Если бы кто догадался спросить в то время его: против чего ты злишься? из-за чего бунтуешь? что такое хочешь отстоять в себе? назови, и все тебе сбудется, — наверняка он не смог бы сказать ничего ясного и в ответ начал бы только еще больше злиться, бунтовать и отстаивать совсем уже неизвестно что.

Часто бывало, что он сам стыдился потом своей запальчивости, не находя для нее видимых и веских причин.

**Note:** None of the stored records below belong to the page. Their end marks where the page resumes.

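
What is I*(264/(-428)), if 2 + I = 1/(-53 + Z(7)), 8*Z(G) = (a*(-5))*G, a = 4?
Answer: 6248/5029 ≈ 1.2424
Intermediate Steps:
Z(G) = -5*G/2 (Z(G) = ((4*(-5))*G)/8 = (-20*G)/8 = -5*G/2)
I = -284/141 (I = -2 + 1/(-53 - 5/2*7) = -2 + 1/(-53 - 35/2) = -2 + 1/(-141/2) = -2 - 2/141 = -284/141 ≈ -2.0142)
I*(264/(-428)) = -24992/(47*(-428)) = -24992*(-1)/(47*428) = -284/141*(-66/107) = 6248/5029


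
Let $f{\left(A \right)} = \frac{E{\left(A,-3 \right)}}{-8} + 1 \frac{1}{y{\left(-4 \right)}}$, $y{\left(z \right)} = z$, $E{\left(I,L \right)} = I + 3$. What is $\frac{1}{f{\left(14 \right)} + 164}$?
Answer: $\frac{8}{1293} \approx 0.0061872$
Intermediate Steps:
$E{\left(I,L \right)} = 3 + I$
$f{\left(A \right)} = - \frac{5}{8} - \frac{A}{8}$ ($f{\left(A \right)} = \frac{3 + A}{-8} + 1 \frac{1}{-4} = \left(3 + A\right) \left(- \frac{1}{8}\right) + 1 \left(- \frac{1}{4}\right) = \left(- \frac{3}{8} - \frac{A}{8}\right) - \frac{1}{4} = - \frac{5}{8} - \frac{A}{8}$)
$\frac{1}{f{\left(14 \right)} + 164} = \frac{1}{\left(- \frac{5}{8} - \frac{7}{4}\right) + 164} = \frac{1}{- \frac{19}{8} + 164} = \frac{1}{\frac{1293}{8}} = \frac{8}{1293}$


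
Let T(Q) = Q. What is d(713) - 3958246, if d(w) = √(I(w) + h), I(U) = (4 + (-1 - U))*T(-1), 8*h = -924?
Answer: -3958246 + √2378/2 ≈ -3.9582e+6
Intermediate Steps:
h = -231/2 (h = (⅛)*(-924) = -231/2 ≈ -115.50)
I(U) = -3 + U (I(U) = (4 + (-1 - U))*(-1) = (3 - U)*(-1) = -3 + U)
d(w) = √(-237/2 + w) (d(w) = √((-3 + w) - 231/2) = √(-237/2 + w))
d(713) - 3958246 = √(-474 + 4*713)/2 - 3958246 = √(-474 + 2852)/2 - 3958246 = √2378/2 - 3958246 = -3958246 + √2378/2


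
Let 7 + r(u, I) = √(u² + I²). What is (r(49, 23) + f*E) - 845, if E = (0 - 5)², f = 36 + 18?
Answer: 498 + √2930 ≈ 552.13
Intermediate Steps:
f = 54
E = 25 (E = (-5)² = 25)
r(u, I) = -7 + √(I² + u²) (r(u, I) = -7 + √(u² + I²) = -7 + √(I² + u²))
(r(49, 23) + f*E) - 845 = ((-7 + √(23² + 49²)) + 54*25) - 845 = ((-7 + √(529 + 2401)) + 1350) - 845 = ((-7 + √2930) + 1350) - 845 = (1343 + √2930) - 845 = 498 + √2930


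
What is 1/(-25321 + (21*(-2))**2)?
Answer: -1/23557 ≈ -4.2450e-5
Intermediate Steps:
1/(-25321 + (21*(-2))**2) = 1/(-25321 + (-42)**2) = 1/(-25321 + 1764) = 1/(-23557) = -1/23557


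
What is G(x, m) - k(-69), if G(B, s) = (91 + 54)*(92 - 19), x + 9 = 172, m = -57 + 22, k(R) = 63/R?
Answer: 243476/23 ≈ 10586.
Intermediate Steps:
m = -35
x = 163 (x = -9 + 172 = 163)
G(B, s) = 10585 (G(B, s) = 145*73 = 10585)
G(x, m) - k(-69) = 10585 - 63/(-69) = 10585 - 63*(-1)/69 = 10585 - 1*(-21/23) = 10585 + 21/23 = 243476/23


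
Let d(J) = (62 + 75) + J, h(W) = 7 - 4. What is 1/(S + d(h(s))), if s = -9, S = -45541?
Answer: -1/45401 ≈ -2.2026e-5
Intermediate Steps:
h(W) = 3
d(J) = 137 + J
1/(S + d(h(s))) = 1/(-45541 + (137 + 3)) = 1/(-45541 + 140) = 1/(-45401) = -1/45401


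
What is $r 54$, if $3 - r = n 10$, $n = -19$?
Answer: $10422$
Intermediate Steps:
$r = 193$ ($r = 3 - \left(-19\right) 10 = 3 - -190 = 3 + 190 = 193$)
$r 54 = 193 \cdot 54 = 10422$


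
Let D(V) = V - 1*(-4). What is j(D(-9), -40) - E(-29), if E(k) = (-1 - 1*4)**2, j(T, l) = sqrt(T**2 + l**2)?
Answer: -25 + 5*sqrt(65) ≈ 15.311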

Так, например, в те послевоенные годы заслуженную и безусловную ненависть вызывало в людях все немецкое — книги, кинофильмы, самый язык — так что слово «немец» слышалось каждому только как ругательство и никогда не могло определять просто человека, родившегося в Германии, пусть даже несколько веков назад. И чтобы уравновесить эту несправедливость вокруг, Сережа назойливо говорил всем и себе тоже, как он любит немцев, какой это прекрасный, талантливый народ, но сам смутно чувствовал фальшивую преувеличенность своих слов, и от этого ему делалось неловко и скучно.

Или однажды он вдруг загорелся и за два месяца сделал из старого буфета превосходную тумбочку для книг, с раздвижными стеклами и полированной выдвигающейся крышкой, что особенно всех поражало, хотя выдвигать ее в сущности было незачем. В школе Сережу не уставали хвалить за прекрасную работу, многие, заразившись его примером, купили книгу «Столяр-любитель» и сделали себе такие же тумбочки, причем сами новаторы привинтили еще к дверцам пластмассовые ручки, каких у Сережи не было и в помине. Постепенно вся эта мебельная болезнь настолько захватила класс, что о тех, у кого еще не было тумбочек, говорили с некоторым презрением и даже пытались осуждать их на классном собрании.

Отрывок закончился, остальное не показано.